First you’ll encounter a collection of prints and drawings by the German artist Käthe Kollwitz (1867 – 1945). These works have been travelling around the country and will be in place until 12th January. Anyone who stands in front of these visceral, powerful images will be moved. They tear at the heart-strings. There is such sadness and fury in many of them which will make you cry. One of the most extraordinary images is a self-portrait she made representing a mother’s grief. She drew herself holding her seven year old son, hugging him to her breast, almost devouring him. And it was a miserably prescient image because her adored son Peter died at the age of 18, as the First World War began.
Living in Berlin with her husband, a doctor tending some of the city’s most impoverished people, she made it her artistic challenge to depict the struggles of women – struggles which so often included dreadful poverty, hardship and loss.

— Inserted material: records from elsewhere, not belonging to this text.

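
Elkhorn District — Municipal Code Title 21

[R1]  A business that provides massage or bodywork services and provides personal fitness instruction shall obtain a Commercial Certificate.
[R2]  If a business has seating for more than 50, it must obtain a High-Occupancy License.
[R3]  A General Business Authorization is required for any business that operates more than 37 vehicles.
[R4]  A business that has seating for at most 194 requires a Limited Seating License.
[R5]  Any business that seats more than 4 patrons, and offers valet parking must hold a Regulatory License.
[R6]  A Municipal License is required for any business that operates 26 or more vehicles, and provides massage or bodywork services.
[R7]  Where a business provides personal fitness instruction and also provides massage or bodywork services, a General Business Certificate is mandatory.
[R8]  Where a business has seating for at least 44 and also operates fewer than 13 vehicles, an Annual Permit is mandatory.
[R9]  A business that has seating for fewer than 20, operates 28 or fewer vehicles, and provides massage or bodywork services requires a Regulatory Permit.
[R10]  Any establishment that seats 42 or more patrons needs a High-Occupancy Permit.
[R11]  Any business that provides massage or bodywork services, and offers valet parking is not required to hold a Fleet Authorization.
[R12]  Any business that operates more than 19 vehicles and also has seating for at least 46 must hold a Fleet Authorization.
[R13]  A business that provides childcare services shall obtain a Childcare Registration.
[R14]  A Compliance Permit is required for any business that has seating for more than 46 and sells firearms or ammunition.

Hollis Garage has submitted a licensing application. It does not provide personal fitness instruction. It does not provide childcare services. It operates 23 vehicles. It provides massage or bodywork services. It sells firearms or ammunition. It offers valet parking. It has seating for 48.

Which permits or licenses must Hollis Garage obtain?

[R1] provides massage or bodywork services; does not provide personal fitness instruction → Commercial Certificate not required.
[R2] seating 48 ≤ 50 → High-Occupancy License not required.
[R3] vehicles 23 ≤ 37 → General Business Authorization not required.
[R4] seating 48 ≤ 194 → Limited Seating License required.
[R5] seating 48 > 4; offers valet parking → Regulatory License required.
[R6] vehicles 23 < 26; provides massage or bodywork services → Municipal License not required.
[R7] does not provide personal fitness instruction; provides massage or bodywork services → General Business Certificate not required.
[R8] seating 48 ≥ 44; vehicles 23 ≥ 13 → Annual Permit not required.
[R9] seating 48 ≥ 20; vehicles 23 ≤ 28; provides massage or bodywork services → Regulatory Permit not required.
[R10] seating 48 ≥ 42 → High-Occupancy Permit required.
[R11] provides massage or bodywork services; offers valet parking → exempt from Fleet Authorization.
[R12] vehicles 23 > 19; seating 48 ≥ 46 → Fleet Authorization required.
[R13] does not provide childcare services → Childcare Registration not required.
[R14] seating 48 > 46; sells firearms or ammunition → Compliance Permit required.

Compliance Permit, High-Occupancy Permit, Limited Seating License, Regulatory License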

I love her self portraits too. They are so well observed and honest – there is no artifice.
And in the room next to this exhibition is Pushing Paper. It’s wonderful to see such variety of art on paper. The glory of paper is that is comes in so many shapes, sizes and textures and can be used with charcoal, pencil, paint, print and, of course, more paper in the shape of collage. I find this sort of show very satisfying and loved seeing work by a roll call of contemporary artists such as Grayson Perry, David Hockney, Tracy Emin, Richard Hamilton, Peter Doig and Judy Chicago.

The works are grouped into themes such as place and space, time and memory, but it’s not really necessary to feel the works mapped out. It’s just a joy to see so much work done with pure joy on paper.


So, brave the crowds at the British Museum and breathe in the excellence of art on paper. As I mentioned, you’ve got until 12th January 2020 to enjoy them.